# Pmr 4ci & 6ci



## 1hand (Jan 5, 2013)

Going to start on both the 4CI and 6CI

Matt


----------



## Herbiev (Jan 6, 2013)

Good luck and don't forget to keep us posted


----------



## Brian Rupnow (Jan 6, 2013)

Welcome back, 1 Hand. Haven't seen you on the board in a long time.---Brian


----------



## 1hand (Jan 6, 2013)

Brian, its good to be back!
Inventoried everything today, yup its all here. Plans are great, very clear and easy to understand. 

Lots of metal to machine!


----------



## rleete (Jan 6, 2013)

Brian Rupnow said:


> Welcome back, 1 Hand. Haven't seen you on the board in a long time.---Brian



He's been busy getting famous.  Magazine covers and everything.


----------



## 1hand (Jan 9, 2013)

My 2013 wish book came today, and I have them both picked out!

Both are 2hp 220v

Mill has a 9 1/2" x 31 1/2" table with power feed x axis and z axis

Lathe is a 12 x 36 with a gap bed with a 17" swing over the gap.

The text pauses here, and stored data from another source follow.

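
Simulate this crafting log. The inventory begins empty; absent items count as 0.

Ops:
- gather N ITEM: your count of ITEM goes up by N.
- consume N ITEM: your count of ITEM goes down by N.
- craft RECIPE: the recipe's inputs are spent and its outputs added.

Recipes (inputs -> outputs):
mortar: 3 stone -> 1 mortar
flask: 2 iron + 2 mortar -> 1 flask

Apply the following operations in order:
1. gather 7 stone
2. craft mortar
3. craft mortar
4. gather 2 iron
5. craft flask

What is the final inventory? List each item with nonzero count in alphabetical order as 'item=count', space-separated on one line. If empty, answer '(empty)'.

Answer: flask=1 stone=1

Derivation:
After 1 (gather 7 stone): stone=7
After 2 (craft mortar): mortar=1 stone=4
After 3 (craft mortar): mortar=2 stone=1
After 4 (gather 2 iron): iron=2 mortar=2 stone=1
After 5 (craft flask): flask=1 stone=1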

Outfitted with dro's and shipping about 9k

Hopefully I have good a busy summer this year so they can be sitting in my garage come next fall! ;D


----------



## 1hand (Jan 12, 2013)

Anyone that knows me very well, knows I change my mind a lot and rarely play with in the rules.  While I was looking at them 2 boxes of castings and was thinking how similar the two engines are, and I thought self....you should make a twin! 

So after a long thought process "about 10 mins" I got out the cut off wheel and started on the PMR 46ci twin.


----------



## 1hand (Jan 19, 2013)

Today marks the start of my 46ci twin build. ;D

I started with the cross head that I cut off the mounting legs. I'm going to mill off the casting where the legs where attached. Getting both cross heads to look the same, I'm going to take off part of the ring on the bottom on both sides. I didn't really want to get rid of part of the ring, but blending it in just wouldn't of looked right the way the legs where cast into the cross head around the ring. So this will have to be repeated 4 times on the 2 cross heads, to make them look the same.


----------



## 1hand (Jan 19, 2013)

While the cross head is on the mill, I started on the cylinders. I marked some lines for how much of the top and bottom of the cylinder I wanted to remove. I removed some of the casting marks on the inside of the bore for my expanding mandrel.


----------



## 1hand (Jan 19, 2013)

I added a piece of cold rolled to the cylinder to counter balance the piece in the lathe.








Spun the cylinder at 300rpm with very little vibration.. 





Then faced one end of the cylinder. Had to remove about .340". This cast cuts really nice on the lathe. ;D  




Matt


----------



## 1hand (Jan 19, 2013)

Next I took the cylinder out of the lathe and laid the faced side down on my face plate. I set it up on some flat washers to give me some clearance for the boring bar when I punch out the bore. I added some bed clamps as counter balance also.








Then back in the lathe with the centering indicator.








That's it for today, after 5 hours the shop is a disaster again! Time to find the bottom of the bench again and start boring the #1 cylinder tomorrow and work on the other side of the first cross head.




Matt


----------



## 1hand (Jan 20, 2013)

No machining today, started to clean up the shop. I had it looking real good and was going to start back on the engine and then came the idea to add some more benches. So I did.....18 more feet! It looked a little dark, so I wired up a few more lights also. So now the rest of the shop is a mess again with wood working and electrical stuff now. Its in worst shape now than before..... :


----------



## Rivergypsy (Feb 22, 2013)

Nice start, but rather you than me with that counterweight!!


----------